Una valanga di Tweet per dire No al Ceta

La coalizione Stop Ttip vi invita a sommergere il Parlamento italiano con una valanga di tweet sul Parlamento per chiedere un NO fermo alla ratifica del Ceta, l’accordo Ue-Canada gemello del Ttip

Quando? Martedì 30 maggio, quando dalle 10 il presidente canadese Justin Trudeau sarà ospite alla Camera di un convegno sulle migrazioni. Per quell’ora gli attivisti della Campagna Stop TTIP Italia, insieme ai sindacati e alle organizzazioni ambientaliste, daranno vita ad un tweetstorm per chiedere a deputati e senatori di prendere una posizione contraria al Ceta

Leggete qui come partecipare.

«Il premier Trudeau viene a vendere ai nostri parlamentari un accordo tossico – dichiara Monica di Sisto, portavoce della Campagna Stop Ttip – Chi ne ha letto tutte le 1600 pagine sa bene che al suo interno vi sono gravi rischi per l’agricoltura, il Made in Italy, i servizi pubblici, l’ambiente e l’occupazione. Il Ceta, come il Ttip, è un trattato che fa della deregolamentazione obiettivo centrale: un approccio che mette il business di poche grandi imprese davanti ai diritti dei lavoratori e alla qualità dei prodotti».

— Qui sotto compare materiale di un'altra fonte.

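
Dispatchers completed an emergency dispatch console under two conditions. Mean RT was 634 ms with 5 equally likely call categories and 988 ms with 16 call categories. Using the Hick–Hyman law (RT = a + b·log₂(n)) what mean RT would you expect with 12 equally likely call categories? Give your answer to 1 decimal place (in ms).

900.4 ms

With log₂ n on the abscissa the relation is linear; from the two conditions:
  b = (988 − 634) / (log₂ 16 − log₂ 5) = 354 / (4 − 2.3219) = 210.956 ms/bit
  a = 634 − 210.956 × 2.3219 = 144.174 ms
Then RT(12) = 144.174 + 210.956 × log₂ 12 = 144.174 + 210.956 × 3.5850 ≈ 900.445 ms.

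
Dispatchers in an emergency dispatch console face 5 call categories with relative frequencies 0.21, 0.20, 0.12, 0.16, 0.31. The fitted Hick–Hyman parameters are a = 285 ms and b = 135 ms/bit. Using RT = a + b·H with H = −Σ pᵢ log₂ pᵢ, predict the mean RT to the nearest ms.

H = 0.21·log₂(1/0.21) + 0.20·log₂(1/0.20) + 0.12·log₂(1/0.12) + 0.16·log₂(1/0.16) + 0.31·log₂(1/0.31) = 2.2511 bits.
RT = 285 + 135 × 2.2511 = 588.90 ms.

589 ms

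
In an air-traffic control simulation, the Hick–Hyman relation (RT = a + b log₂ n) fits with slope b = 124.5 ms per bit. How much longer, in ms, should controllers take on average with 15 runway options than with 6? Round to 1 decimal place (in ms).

164.6 ms

ΔRT = (a + b log₂ n₂) − (a + b log₂ n₁) = b·(log₂ n₂ − log₂ n₁).
log₂(15) − log₂(6) = 3.9069 − 2.5850 = 1.3219.
ΔRT = 124.5 × 1.3219 = 164.580 ms.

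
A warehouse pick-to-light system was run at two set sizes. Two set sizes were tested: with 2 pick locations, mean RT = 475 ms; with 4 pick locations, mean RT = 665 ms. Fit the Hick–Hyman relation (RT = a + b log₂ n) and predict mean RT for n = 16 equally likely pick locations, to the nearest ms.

RT is linear in log₂ n, so two points fix the line:
  b = (665 − 475) / (log₂ 4 − log₂ 2) = 190 / (2 − 1) = 190 ms/bit
  a = 475 − 190 × 1 = 285 ms
Then RT(16) = 285 + 190 × log₂ 16 = 285 + 190 × 4 ≈ 1045.000 ms.

1045 ms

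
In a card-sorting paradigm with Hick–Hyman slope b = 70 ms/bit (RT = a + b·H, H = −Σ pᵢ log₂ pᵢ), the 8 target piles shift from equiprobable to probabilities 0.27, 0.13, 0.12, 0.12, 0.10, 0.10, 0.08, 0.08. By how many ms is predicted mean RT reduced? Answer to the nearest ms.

The RT saving is b·ΔH. Equiprobable H₀ = log₂(8) = 3.0000 bits; with the given probabilities H = 2.8742 bits.
b·(H₀ − H) = 70 × (3.0000 − 2.8742) = 8.81 ms.

9 ms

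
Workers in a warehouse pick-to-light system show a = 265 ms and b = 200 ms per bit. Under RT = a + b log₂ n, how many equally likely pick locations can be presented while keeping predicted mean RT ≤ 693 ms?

Information budget: (693 − 265)/200 = 2.1400 bits, so n ≤ 2^2.1400 = 4.408 → at most 4.

4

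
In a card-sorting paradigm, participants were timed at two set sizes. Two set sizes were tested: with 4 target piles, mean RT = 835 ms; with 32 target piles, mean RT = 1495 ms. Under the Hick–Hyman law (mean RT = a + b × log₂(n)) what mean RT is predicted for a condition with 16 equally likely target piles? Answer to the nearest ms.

With log₂ n on the abscissa the relation is linear; from the two conditions:
  b = (1495 − 835) / (log₂ 32 − log₂ 4) = 660 / (5 − 2) = 220 ms/bit
  a = 835 − 220 × 2 = 395 ms
Then RT(16) = 395 + 220 × log₂ 16 = 395 + 220 × 4 ≈ 1275.000 ms.

1275 ms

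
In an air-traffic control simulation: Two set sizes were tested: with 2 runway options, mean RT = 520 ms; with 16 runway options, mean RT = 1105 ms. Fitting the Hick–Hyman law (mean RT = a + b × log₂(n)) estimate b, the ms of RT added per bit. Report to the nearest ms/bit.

195 ms/bit

b = (RT₂ − RT₁)/(log₂ n₂ − log₂ n₁) = (1105 − 520)/(4 − 1) = 195 ms/bit.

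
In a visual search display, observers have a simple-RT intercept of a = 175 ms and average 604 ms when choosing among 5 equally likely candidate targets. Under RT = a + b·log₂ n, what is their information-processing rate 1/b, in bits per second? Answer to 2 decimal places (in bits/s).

5.41 bits/s

b = (604 − 175)/log₂ 5 = 429/2.3219 = 184.760 ms per bit = 0.18476 s/bit; the reciprocal is 5.412 bits/s.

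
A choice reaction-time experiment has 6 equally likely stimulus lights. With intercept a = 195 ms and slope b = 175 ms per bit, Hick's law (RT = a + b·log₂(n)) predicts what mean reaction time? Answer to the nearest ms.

647 ms

log₂(6) = 2.5850 bits, so RT = 195 + 175 × 2.5850 ≈ 647.368 ms.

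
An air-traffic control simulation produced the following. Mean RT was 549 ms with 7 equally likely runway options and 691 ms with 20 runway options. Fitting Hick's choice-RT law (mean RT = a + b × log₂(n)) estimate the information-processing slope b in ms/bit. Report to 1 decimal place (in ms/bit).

93.8 ms/bit

Slope: b = (691 − 549) / (log₂ 20 − log₂ 7) = 142/1.5146 = 93.756 ms/bit.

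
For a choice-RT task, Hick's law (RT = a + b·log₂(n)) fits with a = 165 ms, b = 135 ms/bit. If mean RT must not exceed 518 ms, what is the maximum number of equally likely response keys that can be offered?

Information budget: (518 − 165)/135 = 2.6148 bits, so n ≤ 2^2.6148 = 6.125 → at most 6.

6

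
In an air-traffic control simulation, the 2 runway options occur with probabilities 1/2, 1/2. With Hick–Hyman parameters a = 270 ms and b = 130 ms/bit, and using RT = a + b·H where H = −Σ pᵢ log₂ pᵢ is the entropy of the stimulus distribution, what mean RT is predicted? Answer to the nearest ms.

400 ms

H = −Σ pᵢ log₂ pᵢ = 0.5·1 + 0.5·1 = 1.000 bits.
RT = 270 + 130 × 1.000 = 400.00 ms.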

L’appello è dunque ai parlamentari che, spiega Di Sisto «sono chiamati ad esprimere un giudizio determinante su questo accordo, negoziato nelle segrete stanze e poi venduto come un pacchetto chiuso e non emendabile. Di fronte alle modalità di negoziazione non trasparenti e ai rischi concreti presenti nel testo, ci aspettiamo che al momento del voto prevalga un chiaro NO al CETA. In caso contrario, le prossime elezioni saranno una Caporetto per chi avrà sostenuto accordi che violano l’interesse pubblico».

«Non sono riusciti con il Ttip, fermato dalla mobilitazione popolare, e ci provano con il Ceta – aggiunge Marco Bersani, tra i coordinatori di Stop Ttip Italia – Diritti, beni comuni, servizi pubblici e agricoltura di qualità non sono in vedita. I parlamentari sappiano che il loro compito è rappresentare l’interesse generale e non quello delle multinazionali. Non rinunciamo alla democrazia».